The alterations make a more light-hearted and simpler story, one that has made the show a hit on Broadway for about thirteen years.

The Time Dragon Clock frames the stage and much of the scenery seems to be set inside the clock. The clock is referred to in dialogue once, but never again. One who has read the novel could interpret this as the clock itself showing the entire story and the cast depicting the puppets who appear inside it to tell its mysterious tales. Given the transformation sequences of the show in which the scenes change while characters from the previous scene who are not supposed to be in next scene are still onstage for a moment, I'd think this is likely supposed to be the case.

Of course, I need to mention the songs. Like any good musical, the tunes are well-done and enhance the story. They most often do not move the story along, however.

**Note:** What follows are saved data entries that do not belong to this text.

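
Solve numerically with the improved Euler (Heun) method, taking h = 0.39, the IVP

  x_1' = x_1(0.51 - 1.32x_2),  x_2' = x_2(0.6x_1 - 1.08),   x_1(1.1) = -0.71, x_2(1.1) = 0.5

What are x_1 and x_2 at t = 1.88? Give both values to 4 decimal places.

-0.7891, 0.1710

Heun on (x_1,x_2): k1 = f(t_n, state_n); k2 = f(t_n + h, state_n + h·k1); state_{n+1} = state_n + (h/2)·(k1 + k2).
1.100000: (-0.710000, 0.500000)
  k1 = (0.106500, -0.753000)
  predictor → (-0.668465, 0.206330)
  k2 = (-0.158857, -0.305591)
  → (-0.720210, 0.293575)
1.490000: (-0.720210, 0.293575)
  k1 = (-0.088212, -0.443922)
  predictor → (-0.754612, 0.120445)
  k2 = (-0.264878, -0.184614)
  → (-0.789062, 0.171010)
(x_1(1.88), x_2(1.88)) ≈ (-0.7891, 0.1710)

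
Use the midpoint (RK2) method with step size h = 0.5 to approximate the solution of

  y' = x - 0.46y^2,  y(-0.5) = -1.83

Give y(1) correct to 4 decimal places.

Midpoint: k1 = f(x_n, y_n); k2 = f(x_n + h/2, y_n + (h/2)·k1); y_{n+1} = y_n + h·k2.
x=-0.500000, y=-1.830000:
  k1 = f(-0.500000, -1.830000) = -2.040494
  k2 = f(-0.250000, -2.340124) = -2.769042
  y ← -1.830000 + 0.5·(-2.769042) = -3.214521
x=0.000000, y=-3.214521:
  k1 = f(0.000000, -3.214521) = -4.753247
  k2 = f(0.250000, -4.402833) = -8.667070
  y ← -3.214521 + 0.5·(-8.667070) = -7.548056
x=0.500000, y=-7.548056:
  k1 = f(0.500000, -7.548056) = -25.707648
  k2 = f(0.750000, -13.974968) = -89.087877
  y ← -7.548056 + 0.5·(-89.087877) = -52.091995
y(1) ≈ -52.0920

-52.0920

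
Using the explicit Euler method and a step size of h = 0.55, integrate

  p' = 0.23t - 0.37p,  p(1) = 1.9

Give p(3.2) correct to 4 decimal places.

Euler: p_{n+1} = p_n + h·f(t_n, p_n).
t=1.000000, p=1.900000: f=-0.473000 → p ← 1.900000 + 0.55·(-0.473000) = 1.639850
t=1.550000, p=1.639850: f=-0.250244 → p ← 1.639850 + 0.55·(-0.250244) = 1.502216
t=2.100000, p=1.502216: f=-0.072820 → p ← 1.502216 + 0.55·(-0.072820) = 1.462165
t=2.650000, p=1.462165: f=0.068499 → p ← 1.462165 + 0.55·0.068499 = 1.499839
p(3.2) ≈ 1.4998

1.4998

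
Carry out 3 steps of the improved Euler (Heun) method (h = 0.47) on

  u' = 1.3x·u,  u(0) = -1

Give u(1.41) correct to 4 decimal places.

Heun: k1 = f(x_n, u_n); k2 = f(x_n + h, u_n + h·k1); u_{n+1} = u_n + (h/2)·(k1 + k2).
x=0.000000, u=-1.000000:
  k1 = f(0.000000, -1.000000) = 0.000000
  k2 = f(0.470000, -1.000000) = -0.611000
  u ← -1.000000 + (0.47/2)·(0.000000 + (-0.611000)) = -1.143585
x=0.470000, u=-1.143585:
  k1 = f(0.470000, -1.143585) = -0.698730
  k2 = f(0.940000, -1.471988) = -1.798770
  u ← -1.143585 + (0.47/2)·(-0.698730 + (-1.798770)) = -1.730498
x=0.940000, u=-1.730498:
  k1 = f(0.940000, -1.730498) = -2.114668
  k2 = f(1.410000, -2.724391) = -4.993810
  u ← -1.730498 + (0.47/2)·(-2.114668 + (-4.993810)) = -3.400990
u(1.41) ≈ -3.4010

-3.4010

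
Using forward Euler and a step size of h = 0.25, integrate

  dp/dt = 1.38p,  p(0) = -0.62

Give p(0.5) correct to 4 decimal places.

-1.1216

Euler: p_{n+1} = p_n + h·f(t_n, p_n).
t=0.000000, p=-0.620000: f=-0.855600 → p ← -0.620000 + 0.25·(-0.855600) = -0.833900
t=0.250000, p=-0.833900: f=-1.150782 → p ← -0.833900 + 0.25·(-1.150782) = -1.121595
p(0.5) ≈ -1.1216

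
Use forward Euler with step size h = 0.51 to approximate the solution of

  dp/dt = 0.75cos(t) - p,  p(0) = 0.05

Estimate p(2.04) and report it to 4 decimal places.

Euler: p_{n+1} = p_n + h·f(t_n, p_n).
t=0.000000, p=0.050000: f=0.700000 → p ← 0.050000 + 0.51·0.700000 = 0.407000
t=0.510000, p=0.407000: f=0.247558 → p ← 0.407000 + 0.51·0.247558 = 0.533255
t=1.020000, p=0.533255: f=-0.140730 → p ← 0.533255 + 0.51·(-0.140730) = 0.461482
t=1.530000, p=0.461482: f=-0.430894 → p ← 0.461482 + 0.51·(-0.430894) = 0.241727
p(2.04) ≈ 0.2417

0.2417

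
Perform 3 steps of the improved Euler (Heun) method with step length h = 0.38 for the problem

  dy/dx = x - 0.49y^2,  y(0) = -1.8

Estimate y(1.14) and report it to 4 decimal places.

-10.3248

Heun: k1 = f(x_n, y_n); k2 = f(x_n + h, y_n + h·k1); y_{n+1} = y_n + (h/2)·(k1 + k2).
x=0.000000, y=-1.800000:
  k1 = f(0.000000, -1.800000) = -1.587600
  k2 = f(0.380000, -2.403288) = -2.450139
  y ← -1.800000 + (0.38/2)·(-1.587600 + (-2.450139)) = -2.567170
x=0.380000, y=-2.567170:
  k1 = f(0.380000, -2.567170) = -2.849278
  k2 = f(0.760000, -3.649896) = -5.767653
  y ← -2.567170 + (0.38/2)·(-2.849278 + (-5.767653)) = -4.204387
x=0.760000, y=-4.204387:
  k1 = f(0.760000, -4.204387) = -7.901668
  k2 = f(1.140000, -7.207021) = -24.311164
  y ← -4.204387 + (0.38/2)·(-7.901668 + (-24.311164)) = -10.324825
y(1.14) ≈ -10.3248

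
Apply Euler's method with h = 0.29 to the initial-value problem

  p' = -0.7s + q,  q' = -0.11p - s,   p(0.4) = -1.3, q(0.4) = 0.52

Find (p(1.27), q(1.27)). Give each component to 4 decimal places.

-1.3577, 0.0400

Euler on (p,q): p_{n+1} = p_n + h·p', q_{n+1} = q_n + h·q'.
0.400000: (-1.300000, 0.520000); f=(0.240000, -0.257000) → (-1.230400, 0.445470)
0.690000: (-1.230400, 0.445470); f=(-0.037530, -0.554656) → (-1.241284, 0.284620)
0.980000: (-1.241284, 0.284620); f=(-0.401380, -0.843459) → (-1.357684, 0.040017)
(p(1.27), q(1.27)) ≈ (-1.3577, 0.0400)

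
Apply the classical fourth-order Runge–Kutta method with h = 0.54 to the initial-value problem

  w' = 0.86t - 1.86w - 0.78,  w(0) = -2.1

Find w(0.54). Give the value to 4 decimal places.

-0.9532

RK4: k1 = f(t_n, w_n); k2 = f(t_n + h/2, w_n + (h/2)·k1); k3 = f(t_n + h/2, w_n + (h/2)·k2); k4 = f(t_n + h, w_n + h·k3); w_{n+1} = w_n + (h/6)·(k1 + 2k2 + 2k3 + k4).
t=0.000000, w=-2.100000:
  k1 = f(0.000000, -2.100000) = 3.126000
  k2 = f(0.270000, -1.255980) = 1.788323
  k3 = f(0.270000, -1.617153) = 2.460104
  k4 = f(0.540000, -0.771544) = 1.119471
  w ← -2.100000 + (0.54/6)·(k1 + 2k2 + 2k3 + k4) = -0.953191
w(0.54) ≈ -0.9532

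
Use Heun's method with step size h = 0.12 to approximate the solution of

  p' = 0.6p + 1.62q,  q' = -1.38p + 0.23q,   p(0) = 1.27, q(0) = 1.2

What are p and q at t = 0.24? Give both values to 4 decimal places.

1.8849, 0.7290

Heun on (p,q): k1 = f(t_n, state_n); k2 = f(t_n + h, state_n + h·k1); state_{n+1} = state_n + (h/2)·(k1 + k2).
0.000000: (1.270000, 1.200000)
  k1 = (2.706000, -1.476600)
  predictor → (1.594720, 1.022808)
  k2 = (2.613781, -1.965468)
  → (1.589187, 0.993476)
0.120000: (1.589187, 0.993476)
  k1 = (2.562943, -1.964578)
  predictor → (1.896740, 0.757727)
  k2 = (2.365561, -2.443224)
  → (1.884897, 0.729008)
(p(0.24), q(0.24)) ≈ (1.8849, 0.7290)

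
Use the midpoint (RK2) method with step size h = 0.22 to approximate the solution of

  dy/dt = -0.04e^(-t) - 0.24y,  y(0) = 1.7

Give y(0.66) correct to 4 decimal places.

1.4334

Midpoint: k1 = f(t_n, y_n); k2 = f(t_n + h/2, y_n + (h/2)·k1); y_{n+1} = y_n + h·k2.
t=0.000000, y=1.700000:
  k1 = f(0.000000, 1.700000) = -0.448000
  k2 = f(0.110000, 1.650720) = -0.432006
  y ← 1.700000 + 0.22·(-0.432006) = 1.604959
t=0.220000, y=1.604959:
  k1 = f(0.220000, 1.604959) = -0.417291
  k2 = f(0.330000, 1.559057) = -0.402931
  y ← 1.604959 + 0.22·(-0.402931) = 1.516314
t=0.440000, y=1.516314:
  k1 = f(0.440000, 1.516314) = -0.389677
  k2 = f(0.550000, 1.473449) = -0.376706
  y ← 1.516314 + 0.22·(-0.376706) = 1.433439
y(0.66) ≈ 1.4334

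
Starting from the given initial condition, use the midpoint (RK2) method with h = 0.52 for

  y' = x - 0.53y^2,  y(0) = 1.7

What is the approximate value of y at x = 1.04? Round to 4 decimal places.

Midpoint: k1 = f(x_n, y_n); k2 = f(x_n + h/2, y_n + (h/2)·k1); y_{n+1} = y_n + h·k2.
x=0.000000, y=1.700000:
  k1 = f(0.000000, 1.700000) = -1.531700
  k2 = f(0.260000, 1.301758) = -0.638124
  y ← 1.700000 + 0.52·(-0.638124) = 1.368175
x=0.520000, y=1.368175:
  k1 = f(0.520000, 1.368175) = -0.472109
  k2 = f(0.780000, 1.245427) = -0.042077
  y ← 1.368175 + 0.52·(-0.042077) = 1.346295
y(1.04) ≈ 1.3463

1.3463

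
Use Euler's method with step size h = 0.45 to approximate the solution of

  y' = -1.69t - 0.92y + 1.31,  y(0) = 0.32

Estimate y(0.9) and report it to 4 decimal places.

0.7026

Euler: y_{n+1} = y_n + h·f(t_n, y_n).
t=0.000000, y=0.320000: f=1.015600 → y ← 0.320000 + 0.45·1.015600 = 0.777020
t=0.450000, y=0.777020: f=-0.165358 → y ← 0.777020 + 0.45·(-0.165358) = 0.702609
y(0.9) ≈ 0.7026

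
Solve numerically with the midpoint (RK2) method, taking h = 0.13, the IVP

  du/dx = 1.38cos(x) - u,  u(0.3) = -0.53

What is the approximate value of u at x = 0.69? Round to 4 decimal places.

Midpoint: k1 = f(x_n, u_n); k2 = f(x_n + h/2, u_n + (h/2)·k1); u_{n+1} = u_n + h·k2.
x=0.300000, u=-0.530000:
  k1 = f(0.300000, -0.530000) = 1.848364
  k2 = f(0.365000, -0.409856) = 1.698947
  u ← -0.530000 + 0.13·1.698947 = -0.309137
x=0.430000, u=-0.309137:
  k1 = f(0.430000, -0.309137) = 1.563510
  k2 = f(0.495000, -0.207509) = 1.421866
  u ← -0.309137 + 0.13·1.421866 = -0.124294
x=0.560000, u=-0.124294:
  k1 = f(0.560000, -0.124294) = 1.293506
  k2 = f(0.625000, -0.040216) = 1.159346
  u ← -0.124294 + 0.13·1.159346 = 0.026421
u(0.69) ≈ 0.0264

0.0264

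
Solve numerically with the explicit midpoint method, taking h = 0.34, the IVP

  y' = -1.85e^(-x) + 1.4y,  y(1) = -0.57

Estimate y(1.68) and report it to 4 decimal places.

Midpoint: k1 = f(x_n, y_n); k2 = f(x_n + h/2, y_n + (h/2)·k1); y_{n+1} = y_n + h·k2.
x=1.000000, y=-0.570000:
  k1 = f(1.000000, -0.570000) = -1.478577
  k2 = f(1.170000, -0.821358) = -1.724080
  y ← -0.570000 + 0.34·(-1.724080) = -1.156187
x=1.340000, y=-1.156187:
  k1 = f(1.340000, -1.156187) = -2.103077
  k2 = f(1.510000, -1.513710) = -2.527878
  y ← -1.156187 + 0.34·(-2.527878) = -2.015666
y(1.68) ≈ -2.0157

-2.0157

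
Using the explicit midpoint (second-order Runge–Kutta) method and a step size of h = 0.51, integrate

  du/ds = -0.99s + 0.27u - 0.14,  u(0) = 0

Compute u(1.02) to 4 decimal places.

-0.7155

Midpoint: k1 = f(s_n, u_n); k2 = f(s_n + h/2, u_n + (h/2)·k1); u_{n+1} = u_n + h·k2.
s=0.000000, u=0.000000:
  k1 = f(0.000000, 0.000000) = -0.140000
  k2 = f(0.255000, -0.035700) = -0.402089
  u ← 0.000000 + 0.51·(-0.402089) = -0.205065
s=0.510000, u=-0.205065:
  k1 = f(0.510000, -0.205065) = -0.700268
  k2 = f(0.765000, -0.383634) = -1.000931
  u ← -0.205065 + 0.51·(-1.000931) = -0.715540
u(1.02) ≈ -0.7155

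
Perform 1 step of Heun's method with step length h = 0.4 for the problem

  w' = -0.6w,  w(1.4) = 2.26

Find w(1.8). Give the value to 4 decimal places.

Heun: k1 = f(x_n, w_n); k2 = f(x_n + h, w_n + h·k1); w_{n+1} = w_n + (h/2)·(k1 + k2).
x=1.400000, w=2.260000:
  k1 = f(1.400000, 2.260000) = -1.356000
  k2 = f(1.800000, 1.717600) = -1.030560
  w ← 2.260000 + (0.4/2)·(-1.356000 + (-1.030560)) = 1.782688
w(1.8) ≈ 1.7827

1.7827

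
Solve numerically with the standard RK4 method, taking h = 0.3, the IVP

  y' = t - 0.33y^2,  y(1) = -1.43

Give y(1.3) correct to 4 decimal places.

-1.2685

RK4: k1 = f(t_n, y_n); k2 = f(t_n + h/2, y_n + (h/2)·k1); k3 = f(t_n + h/2, y_n + (h/2)·k2); k4 = f(t_n + h, y_n + h·k3); y_{n+1} = y_n + (h/6)·(k1 + 2k2 + 2k3 + k4).
t=1.000000, y=-1.430000:
  k1 = f(1.000000, -1.430000) = 0.325183
  k2 = f(1.150000, -1.381223) = 0.520434
  k3 = f(1.150000, -1.351935) = 0.546850
  k4 = f(1.300000, -1.265945) = 0.771136
  y ← -1.430000 + (0.3/6)·(k1 + 2k2 + 2k3 + k4) = -1.268456
y(1.3) ≈ -1.2685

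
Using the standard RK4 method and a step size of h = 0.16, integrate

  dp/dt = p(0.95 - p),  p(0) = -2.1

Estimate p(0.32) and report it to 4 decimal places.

RK4: k1 = f(t_n, p_n); k2 = f(t_n + h/2, p_n + (h/2)·k1); k3 = f(t_n + h/2, p_n + (h/2)·k2); k4 = f(t_n + h, p_n + h·k3); p_{n+1} = p_n + (h/6)·(k1 + 2k2 + 2k3 + k4).
t=0.000000, p=-2.100000:
  k1 = f(0.000000, -2.100000) = -6.405000
  k2 = f(0.080000, -2.612400) = -9.306414
  k3 = f(0.080000, -2.844513) = -10.793542
  k4 = f(0.160000, -3.826967) = -18.281293
  p ← -2.100000 + (0.16/6)·(k1 + 2k2 + 2k3 + k4) = -3.830299
t=0.160000, p=-3.830299:
  k1 = f(0.160000, -3.830299) = -18.309973
  k2 = f(0.240000, -5.295097) = -33.068390
  k3 = f(0.240000, -6.475770) = -48.087579
  k4 = f(0.320000, -11.524311) = -143.757848
  p ← -3.830299 + (0.16/6)·(k1 + 2k2 + 2k3 + k4) = -12.480426
p(0.32) ≈ -12.4804

-12.4804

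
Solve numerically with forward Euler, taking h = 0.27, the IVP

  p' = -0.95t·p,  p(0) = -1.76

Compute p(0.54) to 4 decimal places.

Euler: p_{n+1} = p_n + h·f(t_n, p_n).
t=0.000000, p=-1.760000: f=0.000000 → p ← -1.760000 + 0.27·0.000000 = -1.760000
t=0.270000, p=-1.760000: f=0.451440 → p ← -1.760000 + 0.27·0.451440 = -1.638111
p(0.54) ≈ -1.6381

-1.6381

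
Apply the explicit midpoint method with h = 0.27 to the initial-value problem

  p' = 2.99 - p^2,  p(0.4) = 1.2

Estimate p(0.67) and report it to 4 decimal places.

Midpoint: k1 = f(t_n, p_n); k2 = f(t_n + h/2, p_n + (h/2)·k1); p_{n+1} = p_n + h·k2.
t=0.400000, p=1.200000:
  k1 = f(0.400000, 1.200000) = 1.550000
  k2 = f(0.535000, 1.409250) = 1.004014
  p ← 1.200000 + 0.27·1.004014 = 1.471084
p(0.67) ≈ 1.4711

1.4711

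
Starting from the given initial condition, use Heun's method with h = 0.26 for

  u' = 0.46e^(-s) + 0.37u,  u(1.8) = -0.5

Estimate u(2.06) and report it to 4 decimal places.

-0.5320

Heun: k1 = f(s_n, u_n); k2 = f(s_n + h, u_n + h·k1); u_{n+1} = u_n + (h/2)·(k1 + k2).
s=1.800000, u=-0.500000:
  k1 = f(1.800000, -0.500000) = -0.108963
  k2 = f(2.060000, -0.528330) = -0.136853
  u ← -0.500000 + (0.26/2)·(-0.108963 + (-0.136853)) = -0.531956
u(2.06) ≈ -0.5320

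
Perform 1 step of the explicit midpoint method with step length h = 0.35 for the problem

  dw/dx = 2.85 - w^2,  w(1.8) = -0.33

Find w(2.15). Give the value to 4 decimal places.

Midpoint: k1 = f(x_n, w_n); k2 = f(x_n + h/2, w_n + (h/2)·k1); w_{n+1} = w_n + h·k2.
x=1.800000, w=-0.330000:
  k1 = f(1.800000, -0.330000) = 2.741100
  k2 = f(1.975000, 0.149692) = 2.827592
  w ← -0.330000 + 0.35·2.827592 = 0.659657
w(2.15) ≈ 0.6597

0.6597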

But one might well find themselves singing songs like, "No One Mourns The Wicked," "Popular," "One Short Day," "Defying Gravity," and "For Good."

The story follows Elphaba and Glinda through school, being accidentally put together as roommates at first, and having a severe loathing of each other until a couple selfish actions from Glinda are misinterpreted by Elphaba as an offer of friendship, which she decides to accept. The girls put their differences aside and become fast friends until they both realize that the government of Oz are favoring human people over Animals and stripping their rights and the Animals are losing their speech. Elphaba and Glinda go to the Emerald City to meet with the Wizard, and once they see him for who he is, their paths split again. The events of Act II show how bad things get as events begin to crossover with the story of The Wizard of Oz, which eventually force Elphaba and Glinda to meet again.

Overall... I liked it. I can't say that I was particularly impressed as I'd seen bootleg videos of the show before, seen the script and heard the songs several times. While I was finally seeing it live properly, most of the action was familiar to me. (And to the girl sitting next to me who didn't turn her phone off or keep it put away, you didn't help.)

Wicked plays well with the theatrical nature of Oz with over the top characters and a lot of good energy and spectacle, even if it's a version of Oz that really should be evaluated on its own rather than seen as a companion to a book or a film. (Despite the creators' claims to not contradict the movie, I find the Wizard's final scene to be pretty incompatible with the film's events.) Fans of Baum's books should keep a careful eye on the stage during "One Short Day" to see a Denslow picture actually reworked into a prop, and a cameo of the Hammerheads. I've heard the Sawhorse makes a cameo, but I failed to spot him.

I found most of the cast to be well-acted, particular Amanda Jane Cooper as Glinda and Jake Boyd as Fiyero. Emily Koch's Elphaba did not have much subtlety or nuance about her, often just sounding angry. However, she was very good in "For Good," "No Good Deed," and "As Long As You're Mine."

Overall, I'd say Wicked is a musical that every Oz fan should see at least once. Whether they like it or not is up to them.